I'm interested in making computers do a better job of helping humans make
sense of data. So yes, I care about data quality and software usability,
without which DBMS scalability is useless. I don't think this constitutes
"idealism".

I think this might be your first post series to the LOD mailing list
>

Nope. Not even the first involving you.

, and you make a quantum leap re. assumptions about what I am demonstrating
> or why I released the stats spreadsheets.
>

Er, no. I understand exactly what you're *trying* to demonstrate.

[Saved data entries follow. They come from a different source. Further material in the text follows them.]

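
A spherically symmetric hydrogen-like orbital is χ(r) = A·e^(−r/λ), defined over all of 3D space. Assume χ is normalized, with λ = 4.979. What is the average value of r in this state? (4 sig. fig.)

⟨r⟩ ≈ 7.469

⟨r⟩ = ∫ r |χ|² 4πr² dr over the full domain.
Recall ∫₀^∞ r^m e^(−r/β) dr = m!·β^(m+1), evaluating both integrals, ⟨r⟩ = 3·λ/2.
Putting λ = 4.979 gives 7.4685.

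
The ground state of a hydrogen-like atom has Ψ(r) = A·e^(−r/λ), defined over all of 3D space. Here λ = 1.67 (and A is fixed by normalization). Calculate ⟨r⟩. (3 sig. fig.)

⟨r⟩ ≈ 2.51

⟨r⟩ = ∫ r |Ψ|² 4πr² dr over the full domain.
With ∫₀^∞ r^3 e^(−αr) dr = 3!/α^4, the ratio of the moment integral to the normalization integral gives ⟨r⟩ = 3·λ/2.
With λ = 1.67, ⟨r⟩ = 2.505.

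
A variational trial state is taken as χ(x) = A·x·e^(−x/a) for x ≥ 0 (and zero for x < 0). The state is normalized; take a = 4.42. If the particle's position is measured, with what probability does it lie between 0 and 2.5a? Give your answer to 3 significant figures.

P ≈ 0.875

P = ∫_{0}^{2.5a} |χ(x)|² dx.
With A² fixed by ∫|χ|² = 1, i.e. A² = (a^3/4)^(−1), substitute and integrate.
Let u = x/a; then A² and the length scale cancel, so P = ∫_{0}^{2.5} u^2·e^(-2·u) du ÷ ∫_{0}^{∞} u^2·e^(-2·u) du.
Using ∫ u^2·e^(-2·u) du = -(2·u^2 + 2·u + 1)·e^(-2·u)/4, the numerator is 1/4 - 37·e^(-5)/8 and the denominator is 1/4.
The result is P = 0.8753.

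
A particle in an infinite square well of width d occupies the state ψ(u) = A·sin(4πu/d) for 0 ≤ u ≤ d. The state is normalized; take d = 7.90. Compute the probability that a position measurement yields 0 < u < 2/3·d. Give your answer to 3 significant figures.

|ψ|² is the probability density, so P = ∫_{0}^{2/3·d} |ψ|² du.
The normalization integral ∫|ψ|²du over the whole domain equals d/2·A², and A² cancels in the ratio.
Let t = u/d; then A² and the length scale cancel, so P = ∫_{0}^{2/3} sin(4·π·t)^2 dt ÷ ∫_{0}^{1} sin(4·π·t)^2 dt.
Using ∫ sin(4·π·t)^2 dt = t/2 - sin(4·π·t)·cos(4·π·t)/(8·π), the numerator is √(3)/(32·π) + 1/3 and the denominator is 1/2.
Evaluating gives P = √(3)/(16·π) + 2/3.

P ≈ 0.701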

Yes, and most of the folks you refer to on these mailing lists (esp.
> Semantic Web segment) already know the entire paper is about the stuff OWL
> handles very well.
>

Yes, and if you spent a year or three going through dbpedia and replacing
all the untyped strings with typed nodes, and asserting all the missing
owl:sameAs statements, it would probably be a much improved dataset. But
this is like saying "Nails hold things together, therefore they're the best
way to build a great bridge", and then pointing at a bad bridge made with
nails. The bad bridge doesn't prove you can't build a good bridge with
nails, but neither does it prove you can.

But I'll broaden my question: who is using the LOD cloud for anything other
than learning SPARQL syntax or demonstrating Virtuoso? I don't mean this
rhetorically, I really want to know.